Historical population
| Census | Pop. | Note | %± |
| 1900 | 97 |  | — |
| 1910 | 424 |  | 337.1% |
| 1920 | 338 |  | −20.3% |
| 1930 | 400 |  | 18.3% |
| 1940 | 456 |  | 14.0% |
| 1950 | 578 |  | 26.8% |
| 1960 | 570 |  | −1.4% |
| 1970 | 687 |  | 20.5% |
| 1980 | 689 |  | 0.3% |
| 1990 | 600 |  | −12.9% |
| 2000 | 459 |  | −23.5% |
| 2010 | 538 |  | 17.2% |
| 2020 | 503 |  | −6.5% |
U.S. Decennial Census

===2020 census===

Pinewood town, South Carolina – Racial and ethnic composition Note: the US Census treats Hispanic/Latino as an ethnic category.
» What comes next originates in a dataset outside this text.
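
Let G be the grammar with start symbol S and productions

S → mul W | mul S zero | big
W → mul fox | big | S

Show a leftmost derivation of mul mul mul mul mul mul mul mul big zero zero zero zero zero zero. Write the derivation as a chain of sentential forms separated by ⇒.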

This table excludes Latinos from the racial categories and assigns them to a separate category. Hispanics/Latinos may be of any race.
| Race / Ethnicity (NH = Non-Hispanic) | Pop 2000 | Pop 2010 | Pop 2020 | % 2000 | % 2010 | % 2020 |
|---|---|---|---|---|---|---|
| White alone (NH) | 198 | 209 | 188 | 43.14% | 38.85% | 37.38% |
| Black or African American alone (NH) | 258 | 321 | 275 | 56.21% | 59.67% | 54.67% |
| Native American or Alaska Native alone (NH) | 0 | 1 | 1 | 0.00% | 0.19% | 0.20% |
| Asian alone (NH) | 1 | 3 | 4 | 0.22% | 0.56% | 0.80% |
| Native Hawaiian or Pacific Islander alone (NH) | 0 | 0 | 0 | 0.00% | 0.00% | 0.00% |
| Other race alone (NH) | 0 | 0 | 0 | 0.00% | 0.00% | 0.00% |
| Mixed race or Multiracial (NH) | 1 | 1 | 33 | 0.22% | 0.19% | 6.56% |
| Hispanic or Latino (any race) | 1 | 3 | 2 | 0.22% | 0.56% | 0.40% |
| Total | 459 | 538 | 503 | 100.00% | 100.00% | 100.00% |

===2000 census===
At the 2000 census there were 459 people, 190 households, and 130 families in the town. The population density was 429.7 PD/sqmi. There were 237 housing units at an average density of 221.9 /sqmi. The racial makeup of the town was 43.14% White, 56.43% African American, 0.22% Asian, and 0.22% from two or more races. Hispanic or Latino of any race were 0.22%.

Of the 190 households 29.5% had children under the age of 18 living with them, 41.6% were married couples living together, 20.5% had a female householder with no husband present, and 31.1% were non-families. 30.5% of households were one person and 18.4% were one person aged 65 or older. The average household size was 2.42 and the average family size was 2.98.

The age distribution was 26.1% under the age of 18, 7.0% from 18 to 24, 24.4% from 25 to 44, 22.4% from 45 to 64, and 20.0% 65 or older. The median age was 40 years. For every 100 females, there were 80.0 males. For every 100 females age 18 and over, there were 70.4 males.

The median household income was $19,583 and the median family income was $29,688. Males had a median income of $31,750 versus $16,902 for females. The per capita income for the town was $10,853. About 15.8% of families and 19.7% of the population were below the poverty line, including 17.9% of those under age 18 and 31.1% of those age 65 or over.